Ellis Ashmead-Bartlett (politician)


Sir Ellis Ashmead-Bartlett was an American-born British Conservative politician who sat in the House of Commons from 1880 to 1902.

Early life

Ellis Ashmead-Bartlett was born in Brooklyn, New York, to Ellis Bartlett of Plymouth, Massachusetts, and Sophia Ashmead of Philadelphia. He was the elder brother of William Burdett-Coutts, and, through their father, they claimed to be descended from Richard Warren, one of the passengers on the Mayflower.
Shortly after the death of his father in 1852 his mother moved the family to England, where he went to school at Torquay, before entering Christ Church, Oxford in 1867. He graduated with first class honours in Law and History in 1871, and was called to the bar in 1877.
He was for a while one of HM's Inspectors of Schools.

Politics

Ashmead-Bartlett was elected as Member of Parliament for Eye, Suffolk, in the 1880 general election. In 1882 his caricature by "Spy" was published in the British weekly magazine Vanity Fair under the title "The Patriotic League". The Eye constituency was redefined under the Redistribution of Seats Act of 1885, and in the general election of 1885 he ran for, and won, Sheffield Ecclesall constituency, which he held until his death in 1902. He served as Civil Lord of the Admiralty in the governments of Lord Salisbury from 1885 to February 1886 and August 1886 to 1892. He was knighted in the 1892 Dissolution Honours.
During the 1890s Ashmead-Bartlett championed the cause of Swaziland against the administration of the South African Republic.

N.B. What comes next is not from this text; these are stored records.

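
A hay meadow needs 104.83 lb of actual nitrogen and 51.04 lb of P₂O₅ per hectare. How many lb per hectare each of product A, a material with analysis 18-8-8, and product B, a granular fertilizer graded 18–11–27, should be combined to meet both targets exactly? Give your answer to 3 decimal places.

With a, b = lb per hectare of product A and product B:
N: 0.18·a + 0.18·b = 104.83
P₂O₅: 0.08·a + 0.11·b = 51.04
From row1: a = (104.83 − 0.18·b) / 0.18.
Into row2: 0.08·(104.83 − 0.18·b)/0.18 + 0.11·b = 51.04 → b = 148.2963, a = 434.0926.

434.093 lb product A, 148.296 lb product B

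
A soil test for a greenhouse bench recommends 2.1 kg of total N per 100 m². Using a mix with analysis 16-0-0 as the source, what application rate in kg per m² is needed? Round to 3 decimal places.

Product per 100 m² = 2.1 / 16% = 13.125 kg.
Convert to per m²: 13.125 × 0.01 = 0.13125 kg.

0.131 kg of product per sq m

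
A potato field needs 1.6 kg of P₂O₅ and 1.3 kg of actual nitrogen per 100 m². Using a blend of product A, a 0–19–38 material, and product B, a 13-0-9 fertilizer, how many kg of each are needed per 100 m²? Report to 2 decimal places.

8.42 kg product A, 10.00 kg product B

Per-100 m² balance (a = product A, b = product B):
P₂O₅: 0.19·a + 0·b = 1.6
N: 0·a + 0.13·b = 1.3
Solving simultaneously: a = 8.42105, b = 10.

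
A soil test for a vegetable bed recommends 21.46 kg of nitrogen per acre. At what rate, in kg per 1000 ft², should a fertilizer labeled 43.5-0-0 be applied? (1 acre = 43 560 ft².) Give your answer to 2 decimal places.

1.13 kg of product per thousand sq ft

Product per acre = 21.46 / 43.5% = 49.3333 kg.
Convert to per 1000 ft²: 49.3333 × 0.0229568 = 1.13254 kg.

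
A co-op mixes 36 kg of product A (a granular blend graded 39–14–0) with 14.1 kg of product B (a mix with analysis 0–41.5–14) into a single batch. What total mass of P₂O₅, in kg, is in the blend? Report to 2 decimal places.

P₂O₅ mass = 14%×36 + 41.5%×14.1 = 10.8915 kg.

10.89 kg P₂O₅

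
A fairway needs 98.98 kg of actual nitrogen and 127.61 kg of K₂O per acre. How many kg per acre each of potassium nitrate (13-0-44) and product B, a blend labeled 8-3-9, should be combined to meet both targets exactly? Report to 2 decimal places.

55.34 kg potassium nitrate, 1147.31 kg product B

With a, b = kg per acre of potassium nitrate and product B:
N: 0.13·a + 0.08·b = 98.98
K₂O: 0.44·a + 0.09·b = 127.61
From row1: a = (98.98 − 0.08·b) / 0.13.
Into row2: 0.44·(98.98 − 0.08·b)/0.13 + 0.09·b = 127.61 → b = 1147.3149, a = 55.3447.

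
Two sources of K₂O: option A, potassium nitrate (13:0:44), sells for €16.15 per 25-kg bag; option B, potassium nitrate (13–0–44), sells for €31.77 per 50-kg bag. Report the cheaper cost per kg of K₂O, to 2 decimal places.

option A: K₂O per bag = 25 × 44% = 11 kg; cost = 16.15 / 11 = €1.4682/kg K₂O.
option B: K₂O per bag = 50 × 44% = 22 kg; cost = 31.77 / 22 = €1.4441/kg K₂O.
option B is cheaper.

€1.44 per kg K₂O (option B)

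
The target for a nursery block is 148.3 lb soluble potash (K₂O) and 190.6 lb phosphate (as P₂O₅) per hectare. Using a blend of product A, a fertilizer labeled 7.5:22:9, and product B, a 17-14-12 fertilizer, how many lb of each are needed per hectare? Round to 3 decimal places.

Per-hectare balance (a = product A, b = product B):
K₂O: 0.09·a + 0.12·b = 148.3
P₂O₅: 0.22·a + 0.14·b = 190.6
Eliminate a: (row1) − 0.09/0.22·(row2) → 0.0627273·b = 70.3273, so b = 1121.1594.
Back-substitute: a = (148.3 − 0.12·1121.1594) / 0.09 = 152.8986.

152.899 lb product A, 1121.159 lb product B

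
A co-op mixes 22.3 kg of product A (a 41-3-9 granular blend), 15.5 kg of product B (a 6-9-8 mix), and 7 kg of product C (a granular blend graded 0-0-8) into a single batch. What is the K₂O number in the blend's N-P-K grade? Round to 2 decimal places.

Total mass = 22.3 + 15.5 + 7 = 44.8 kg.
K₂O mass = 9%×22.3 + 8%×15.5 + 8%×7 = 3.807 kg.
% K₂O = 3.807 / 44.8 = 8.49777%.

8.50% K₂O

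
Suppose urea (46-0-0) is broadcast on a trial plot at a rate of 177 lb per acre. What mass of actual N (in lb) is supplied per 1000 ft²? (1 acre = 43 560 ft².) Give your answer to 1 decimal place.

1.9 lb N per thousand sq ft

nitrogen per acre = 177 × 46% = 81.42 lb.
Convert to per 1000 ft²: 81.42 × 0.0229568 = 1.86915 lb.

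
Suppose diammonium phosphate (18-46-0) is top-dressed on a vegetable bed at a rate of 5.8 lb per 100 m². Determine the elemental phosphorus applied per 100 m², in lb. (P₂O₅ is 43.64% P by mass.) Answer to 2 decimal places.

1.16 lb P per hundred sq m

P₂O₅ per 100 m² = 5.8 × 46% = 2.668 lb.
Elemental P = 2.668 × 0.4364 = 1.16432 lb per 100 m².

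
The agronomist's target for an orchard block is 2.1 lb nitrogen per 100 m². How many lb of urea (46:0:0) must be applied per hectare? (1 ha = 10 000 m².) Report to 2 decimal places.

456.52 lb of product per hectare

Product per 100 m² = 2.1 / 46% = 4.56522 lb.
Convert to per hectare: 4.56522 × 100 = 456.522 lb.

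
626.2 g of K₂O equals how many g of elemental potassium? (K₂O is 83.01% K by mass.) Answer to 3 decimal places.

519.809 g K

K = 626.2 × 0.8301 = 519.8086 g.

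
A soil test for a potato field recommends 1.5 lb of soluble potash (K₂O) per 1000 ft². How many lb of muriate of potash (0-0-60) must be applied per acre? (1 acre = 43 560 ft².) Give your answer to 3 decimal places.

108.900 lb of product per acre

Product per 1000 ft² = 1.5 / 60% = 2.5 lb.
Convert to per acre: 2.5 × 43.56 = 108.9 lb.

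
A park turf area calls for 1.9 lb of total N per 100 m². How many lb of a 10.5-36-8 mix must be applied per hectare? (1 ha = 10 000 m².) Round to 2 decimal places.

Product per 100 m² = 1.9 / 10.5% = 18.0952 lb.
Convert to per hectare: 18.0952 × 100 = 1809.524 lb.

1809.52 lb of product per hectare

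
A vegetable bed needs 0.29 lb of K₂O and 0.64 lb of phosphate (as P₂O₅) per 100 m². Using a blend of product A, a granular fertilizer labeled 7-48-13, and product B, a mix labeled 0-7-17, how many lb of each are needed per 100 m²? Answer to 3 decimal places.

With a, b = lb per 100 m² of product A and product B:
K₂O: 0.13·a + 0.17·b = 0.29
P₂O₅: 0.48·a + 0.07·b = 0.64
Eliminate b: (row1) − 0.17/0.07·(row2) → -1.03571·a = -1.26429, so a = 1.22069.
Then b = (0.64 − 0.48·1.22069) / 0.07 = 0.772414.

1.221 lb product A, 0.772 lb product B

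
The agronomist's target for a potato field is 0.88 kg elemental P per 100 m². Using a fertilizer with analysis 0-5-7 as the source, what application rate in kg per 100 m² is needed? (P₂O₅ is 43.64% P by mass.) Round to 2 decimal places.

40.33 kg of product per hundred sq m

As P₂O₅: 0.88 / 0.4364 = 2.0165 kg per 100 m².
Product per 100 m² = 2.0165 / 5% = 40.32997 kg.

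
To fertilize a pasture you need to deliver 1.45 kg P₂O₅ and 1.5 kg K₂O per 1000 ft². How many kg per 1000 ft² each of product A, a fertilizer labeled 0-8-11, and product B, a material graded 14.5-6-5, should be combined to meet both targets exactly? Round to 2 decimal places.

6.73 kg product A, 15.19 kg product B

With a, b = kg per 1000 ft² of product A and product B:
P₂O₅: 0.08·a + 0.06·b = 1.45
K₂O: 0.11·a + 0.05·b = 1.5
Eliminate b: (row1) − 0.06/0.05·(row2) → -0.052·a = -0.35, so a = 6.73077.
Then b = (1.5 − 0.11·6.73077) / 0.05 = 15.1923.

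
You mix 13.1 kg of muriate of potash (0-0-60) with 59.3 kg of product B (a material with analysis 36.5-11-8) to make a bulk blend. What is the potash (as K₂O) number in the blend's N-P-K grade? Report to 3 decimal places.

17.409% K₂O

Total mass = 13.1 + 59.3 = 72.4 kg.
K₂O mass = 60%×13.1 + 8%×59.3 = 12.604 kg.
% K₂O = 12.604 / 72.4 = 17.4088%.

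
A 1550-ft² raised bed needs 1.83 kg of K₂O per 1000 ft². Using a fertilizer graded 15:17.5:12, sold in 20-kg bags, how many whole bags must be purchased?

2 bags

Product per 1000 ft² = 1.83 / 12% = 15.25 kg.
Total product = 15.25 × 1550 / 1000 = 23.6375 kg.
Bags = ⌈23.6375 / 20⌉ = 2.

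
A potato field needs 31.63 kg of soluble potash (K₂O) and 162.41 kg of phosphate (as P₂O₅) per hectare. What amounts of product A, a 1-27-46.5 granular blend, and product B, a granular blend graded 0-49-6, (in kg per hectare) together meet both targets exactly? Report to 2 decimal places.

With a, b = kg per hectare of product A and product B:
K₂O: 0.465·a + 0.06·b = 31.63
P₂O₅: 0.27·a + 0.49·b = 162.41
From row1: a = (31.63 − 0.06·b) / 0.465.
Into row2: 0.27·(31.63 − 0.06·b)/0.465 + 0.49·b = 162.41 → b = 316.468, a = 27.1869.

27.19 kg product A, 316.47 kg product B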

In late 1899, during the Second Anglo-Boer War, he travelled to South Africa to lobby the British Commander, Lord Roberts, for a position. In March Lord Roberts sent him to Swaziland to meet the Queen Regent. During this meeting the Queen Regent requested British protection for Swaziland. It is unclear if he initiated this request.

Personal life

In 1874 he married Frances Christina Walsh. His eldest son by this marriage, Ellis Ashmead-Bartlett, was a war correspondent who became famous for his reporting of the Battle of Gallipoli.